Star Trek Beyond is in town, and I, once a devoted Trekkie, had wanted to see Amazon Founder/CEO Jeff Bezos—an actor before forming the longest river of commerce in the world—play an alien. But given the hours we keep, the reasonable show times all seemed like good times to go fishing.
We no longer care about seeing Star Trek. The “I’d rather be fishing” ethos has prevailed. I no longer comprehend a desire to sit and watch even a big-screen spectacular, when I could be out at a pond or on a river, catching Rainbow trout or Smallmouth bass. Last night we caught trout. Showtime will have to wait for snow time.

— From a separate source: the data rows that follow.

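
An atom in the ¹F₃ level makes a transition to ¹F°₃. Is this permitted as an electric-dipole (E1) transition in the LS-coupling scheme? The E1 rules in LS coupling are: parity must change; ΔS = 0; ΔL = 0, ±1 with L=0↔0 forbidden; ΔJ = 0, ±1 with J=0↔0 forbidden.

allowed

ΔJ = 0, ±1 (not J=0↔0): J: 3 → 3, ΔJ = +0 — ok.
ΔS = 0: S: 0 → 0 — ok.
ΔL = 0, ±1 (not L=0↔0): L: 3 → 3, ΔL = +0 — ok.
Parity must change: even → odd — ok.
All four E1 rules are satisfied.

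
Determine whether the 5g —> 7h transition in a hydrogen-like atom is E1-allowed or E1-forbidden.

allowed

Initial l = 4, final l = 5, so Δl = +1. E1 requires Δl = ±1: ok.
All E1 selection rules are satisfied.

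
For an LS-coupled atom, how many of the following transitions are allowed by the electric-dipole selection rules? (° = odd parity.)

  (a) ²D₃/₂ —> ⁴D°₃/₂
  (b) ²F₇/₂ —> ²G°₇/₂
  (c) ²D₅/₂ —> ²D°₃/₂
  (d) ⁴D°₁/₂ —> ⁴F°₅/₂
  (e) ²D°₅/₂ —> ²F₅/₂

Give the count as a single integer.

3

(a) forbidden (ΔS fails)
(b) allowed
(c) allowed
(d) forbidden (parity, ΔJ fail)
(e) allowed
Total allowed: 3 of 5.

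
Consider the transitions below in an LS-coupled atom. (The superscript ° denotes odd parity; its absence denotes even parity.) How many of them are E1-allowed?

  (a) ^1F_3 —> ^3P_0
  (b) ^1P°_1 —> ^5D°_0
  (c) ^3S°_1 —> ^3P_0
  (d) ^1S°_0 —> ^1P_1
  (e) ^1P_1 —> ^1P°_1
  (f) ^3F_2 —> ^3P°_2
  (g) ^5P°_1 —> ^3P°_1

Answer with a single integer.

(a) forbidden (parity, ΔS, ΔL, ΔJ fail)
(b) forbidden (parity, ΔS fail)
(c) allowed
(d) allowed
(e) allowed
(f) forbidden (ΔL fails)
(g) forbidden (parity, ΔS fail)
Total allowed: 3 of 7.

3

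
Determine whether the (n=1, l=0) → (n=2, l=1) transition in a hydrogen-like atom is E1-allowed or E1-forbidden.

Initial l = 0, final l = 1, so Δl = +1. E1 requires Δl = ±1: ok.
All E1 selection rules are satisfied.

allowed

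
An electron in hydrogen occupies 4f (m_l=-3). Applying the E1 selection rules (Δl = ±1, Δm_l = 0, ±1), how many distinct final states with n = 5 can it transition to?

4

E1 requires Δl = ±1, so l_f ∈ {2, 4}; with 0 ≤ l_f ≤ n_f−1 = 4, the allowed l_f values are {2, 4}.
For l_f = 2: m_f ∈ {m_i−1, m_i, m_i+1} ∩ [−2, 2] = {-2} → 1 state.
For l_f = 4: m_f ∈ {m_i−1, m_i, m_i+1} ∩ [−4, 4] = {-4, -3, -2} → 3 states.
Total: 4.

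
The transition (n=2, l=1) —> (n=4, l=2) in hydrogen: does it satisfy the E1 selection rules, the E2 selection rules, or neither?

Δl = 2 − 1 = +1; l_i + l_f = 3.
E1 (Δl = ±1): satisfied.
E2 (Δl = 0,±2, l_i+l_f ≥ 2): not satisfied.

E1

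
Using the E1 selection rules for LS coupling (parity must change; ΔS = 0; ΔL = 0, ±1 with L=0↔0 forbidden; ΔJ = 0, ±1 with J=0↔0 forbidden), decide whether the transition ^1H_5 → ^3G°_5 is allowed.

forbidden

Reading off the term symbols: S 0→1, L 5→4, J 5→5, parity even→odd.
Parity must change: even → odd — ✓.
ΔS = 0: S: 0 → 1 — ✗.
ΔL = 0, ±1 (not L=0↔0): L: 5 → 4, ΔL = -1 — ✓.
ΔJ = 0, ±1 (not J=0↔0): J: 5 → 5, ΔJ = +0 — ✓.
Rule(s) violated: ΔS.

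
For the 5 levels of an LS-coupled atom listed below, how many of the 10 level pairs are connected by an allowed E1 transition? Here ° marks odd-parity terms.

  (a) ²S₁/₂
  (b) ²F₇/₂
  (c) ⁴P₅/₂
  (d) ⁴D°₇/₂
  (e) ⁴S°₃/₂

(a)–(b): forbidden (parity, ΔL, ΔJ).
(a)–(c): forbidden (parity, ΔS, ΔJ).
(a)–(d): forbidden (ΔS, ΔL, ΔJ).
(a)–(e): forbidden (ΔS, ΔL).
(b)–(c): forbidden (parity, ΔS, ΔL).
(b)–(d): forbidden (ΔS).
(b)–(e): forbidden (ΔS, ΔL, ΔJ).
(c)–(d): allowed.
(c)–(e): allowed.
(d)–(e): forbidden (parity, ΔL, ΔJ).
Allowed pairs: 2 of 10.

2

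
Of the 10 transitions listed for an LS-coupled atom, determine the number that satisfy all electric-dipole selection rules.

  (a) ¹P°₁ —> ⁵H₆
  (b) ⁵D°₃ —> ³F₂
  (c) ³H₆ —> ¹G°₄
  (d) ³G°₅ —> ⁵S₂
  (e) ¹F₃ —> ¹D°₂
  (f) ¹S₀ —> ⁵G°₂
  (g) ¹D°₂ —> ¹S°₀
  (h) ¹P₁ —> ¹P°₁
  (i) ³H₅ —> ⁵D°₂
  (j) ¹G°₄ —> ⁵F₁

2

(a) forbidden (ΔS, ΔL, ΔJ fail)
(b) forbidden (ΔS fails)
(c) forbidden (ΔS, ΔJ fail)
(d) forbidden (ΔS, ΔL, ΔJ fail)
(e) allowed
(f) forbidden (ΔS, ΔL, ΔJ fail)
(g) forbidden (parity, ΔL, ΔJ fail)
(h) allowed
(i) forbidden (ΔS, ΔL, ΔJ fail)
(j) forbidden (ΔS, ΔJ fail)
Total allowed: 2 of 10.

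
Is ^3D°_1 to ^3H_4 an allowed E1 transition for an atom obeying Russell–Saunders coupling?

forbidden

Parity must change: odd → even — ✓.
ΔS = 0: S: 1 → 1 — ✓.
ΔL = 0, ±1 (not L=0↔0): L: 2 → 5, ΔL = +3 — ✗.
ΔJ = 0, ±1 (not J=0↔0): J: 1 → 4, ΔJ = +3 — ✗.
Rule(s) violated: ΔL, ΔJ.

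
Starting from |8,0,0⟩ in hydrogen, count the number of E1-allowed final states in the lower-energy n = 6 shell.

E1 requires Δl = ±1, so l_f ∈ {-1, 1}; with 0 ≤ l_f ≤ n_f−1 = 5, the allowed l_f values are {1}.
For l_f = 1: m_f ∈ {m_i−1, m_i, m_i+1} ∩ [−1, 1] = {-1, 0, 1} → 3 states.
Total: 3.

3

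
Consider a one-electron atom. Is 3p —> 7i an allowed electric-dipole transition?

Δl = 6 − 1 = +5; the E1 rule Δl = ±1 is violated.
The transition is electric-dipole forbidden.

forbidden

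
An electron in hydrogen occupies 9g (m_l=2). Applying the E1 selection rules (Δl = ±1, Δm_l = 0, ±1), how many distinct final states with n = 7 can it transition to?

E1 requires Δl = ±1, so l_f ∈ {3, 5}; with 0 ≤ l_f ≤ n_f−1 = 6, the allowed l_f values are {3, 5}.
For l_f = 3: m_f ∈ {m_i−1, m_i, m_i+1} ∩ [−3, 3] = {1, 2, 3} → 3 states.
For l_f = 5: m_f ∈ {m_i−1, m_i, m_i+1} ∩ [−5, 5] = {1, 2, 3} → 3 states.
Total: 6.

6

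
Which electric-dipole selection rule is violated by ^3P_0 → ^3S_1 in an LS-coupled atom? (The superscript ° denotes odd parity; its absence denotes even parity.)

Initial level: S=1, L=1, J=0, parity even. Final level: S=1, L=0, J=1, parity even.
Parity must change: even → even — fails.
ΔS = 0: S: 1 → 1 — passes.
ΔL = 0, ±1 (not L=0↔0): L: 1 → 0, ΔL = -1 — passes.
ΔJ = 0, ±1 (not J=0↔0): J: 0 → 1, ΔJ = +1 — passes.

parity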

My husband has been removing the hooks from the mouths of the fish I catch for me, because I do not care for the prospect of holding a writhing fish barehanded. I am daunted by scaly texture, and worse, by the prospect of the fish’s escape. When we’re out in our boat, I hurl the fish I catch into the boat, and I land them on the sand when fishing from shore. But fish out of water are jumpy creatures, and I have left hook removal and neck snapping to my husband.
Last night I decided I would like to see my catch through, from casting to ice bagging. Today I bought a pair of fish-gripper gloves for just $2.99, and now I feel more brave and competent. I deem myself equipped to declare, “Squirming is futile!” We’ll see.
An 11-1/2 – inch trout grabs my lure; I reel him in.
I land him on the beach in the sand.
I glove up and remove the hook.
After I remove the hook, my husband breaks the trout’s neck and eviscerates him. Those steps will take me a bit longer to wince-proof myself and accomplish.